Tuesday, September 14, 2004

7/27/2004

I walked into the secretary's office, on a dual mission. The best kind of mission, because if one fails, you've always got another, so you can justify your efforts.

Unfortunately, the second half of the mission was to tell one of the secretaries that her relative had failed the year because of excessive absences and falsification of documents. I've always had a good relationship with her, and was afraid of the consequences of telling her.

So I told her I had news, and that her relative had to be failed. She grabbed my hand and started to walk off, saying "What about that peanut butter you promised me? When are you going to bring that in?" It was a relief to hear that it was no big deal - it was probably what she had expected all along. But it was a surprise, as most of these things are.

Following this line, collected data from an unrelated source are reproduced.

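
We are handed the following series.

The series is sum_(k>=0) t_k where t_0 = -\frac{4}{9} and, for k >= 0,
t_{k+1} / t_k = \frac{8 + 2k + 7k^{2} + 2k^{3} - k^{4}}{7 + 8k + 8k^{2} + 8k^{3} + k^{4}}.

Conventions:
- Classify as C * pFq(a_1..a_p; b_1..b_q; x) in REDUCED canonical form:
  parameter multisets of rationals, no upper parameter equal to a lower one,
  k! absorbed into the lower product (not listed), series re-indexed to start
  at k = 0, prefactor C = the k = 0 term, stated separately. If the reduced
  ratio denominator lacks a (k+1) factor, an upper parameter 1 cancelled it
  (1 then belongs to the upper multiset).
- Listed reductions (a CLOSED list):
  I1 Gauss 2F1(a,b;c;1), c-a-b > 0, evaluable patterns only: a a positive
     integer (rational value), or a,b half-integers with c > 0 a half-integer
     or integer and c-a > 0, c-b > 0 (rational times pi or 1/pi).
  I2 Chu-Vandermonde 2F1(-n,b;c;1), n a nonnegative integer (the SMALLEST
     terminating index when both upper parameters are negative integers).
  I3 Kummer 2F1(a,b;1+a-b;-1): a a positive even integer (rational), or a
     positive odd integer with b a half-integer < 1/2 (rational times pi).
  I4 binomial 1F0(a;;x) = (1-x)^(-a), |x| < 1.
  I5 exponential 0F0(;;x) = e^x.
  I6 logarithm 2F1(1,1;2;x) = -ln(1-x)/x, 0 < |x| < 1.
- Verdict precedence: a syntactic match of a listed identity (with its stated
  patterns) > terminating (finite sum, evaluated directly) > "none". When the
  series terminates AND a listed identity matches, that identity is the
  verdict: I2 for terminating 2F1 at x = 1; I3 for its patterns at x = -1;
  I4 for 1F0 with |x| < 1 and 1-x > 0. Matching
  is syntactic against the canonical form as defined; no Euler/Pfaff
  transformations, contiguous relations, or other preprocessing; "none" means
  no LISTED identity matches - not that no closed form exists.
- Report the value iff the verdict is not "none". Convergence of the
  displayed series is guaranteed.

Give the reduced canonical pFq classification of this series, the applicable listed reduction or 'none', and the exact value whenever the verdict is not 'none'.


Reduced: x = -1, 2F1, upper = {-4, 2}, lower = {7}, C = -\frac{4}{9}. Verdict: Kummer (I3) matches (x = -1; c = 7 equals 1+a-b for upper {-4, 2}: listed pattern). Sum: -\frac{4}{3}.

The tell: from the first term -\frac{4}{9}: factor the ratio over Q (C = -4/9, x = -1): negated roots = parameters.
Step ratio: r(k) = -1 * (k-4) (k+2) / [(k+7) (k+1)] - rational in k, leading ratio -1; with t_0 = -\frac{4}{9}, classification follows.


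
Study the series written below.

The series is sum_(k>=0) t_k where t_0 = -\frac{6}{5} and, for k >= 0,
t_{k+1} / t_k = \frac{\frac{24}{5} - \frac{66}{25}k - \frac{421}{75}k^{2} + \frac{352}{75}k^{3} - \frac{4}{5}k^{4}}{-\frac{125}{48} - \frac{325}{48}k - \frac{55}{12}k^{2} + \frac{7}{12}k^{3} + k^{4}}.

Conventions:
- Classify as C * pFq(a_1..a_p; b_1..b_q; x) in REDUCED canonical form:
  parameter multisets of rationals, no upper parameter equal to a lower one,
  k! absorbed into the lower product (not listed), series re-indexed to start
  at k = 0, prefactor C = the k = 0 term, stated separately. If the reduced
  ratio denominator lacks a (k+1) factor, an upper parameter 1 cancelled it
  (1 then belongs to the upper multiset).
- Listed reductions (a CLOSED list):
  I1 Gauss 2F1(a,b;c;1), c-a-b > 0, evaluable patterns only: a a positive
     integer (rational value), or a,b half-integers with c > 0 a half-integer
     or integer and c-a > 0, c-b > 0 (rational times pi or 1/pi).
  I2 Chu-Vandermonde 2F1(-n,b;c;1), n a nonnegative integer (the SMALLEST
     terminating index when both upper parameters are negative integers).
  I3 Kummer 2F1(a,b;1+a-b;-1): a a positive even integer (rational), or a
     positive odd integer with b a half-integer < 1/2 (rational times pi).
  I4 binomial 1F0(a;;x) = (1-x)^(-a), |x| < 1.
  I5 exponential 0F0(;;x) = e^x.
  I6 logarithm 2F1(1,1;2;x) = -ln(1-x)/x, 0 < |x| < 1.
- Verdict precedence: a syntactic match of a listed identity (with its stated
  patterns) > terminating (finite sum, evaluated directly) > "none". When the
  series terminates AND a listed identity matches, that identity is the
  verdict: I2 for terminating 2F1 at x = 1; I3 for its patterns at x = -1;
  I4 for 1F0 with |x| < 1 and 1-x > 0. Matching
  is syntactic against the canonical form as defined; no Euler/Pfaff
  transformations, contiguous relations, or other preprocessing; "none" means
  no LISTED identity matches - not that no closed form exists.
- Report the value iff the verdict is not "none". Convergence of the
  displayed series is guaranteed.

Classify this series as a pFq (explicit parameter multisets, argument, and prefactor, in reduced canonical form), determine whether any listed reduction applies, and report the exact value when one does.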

I get routinely called into offices, expecting the worst, but end up fixing a fax machine or copier. Then once in a while, I really get ripped into for something I hadn't expected to cause a problem.

And honestly, this is the last challenge of being here - to stop being so surprised. I come in to these situations with a certain list of expectations that I thought I had carefully cultivated over these couple of years only to find that I am once again wrong. Dead wrong. And surprised about that. So what I'm saying is that I just need to stop being surprised about being wrong. I need to let myself be more human and to realize how unpredictable others are.

Interestingly, it was this quality that I noticed in the returned volunteers I had met - a hesitancy to predicts others' actions - that made me admire them so much. And so I want to see that in myself, too.

And, by the way, the other mission I was on was for money which (unsurprisingly) wasn't there.

Surprisingly, however, it arrived an hour later as they said it would.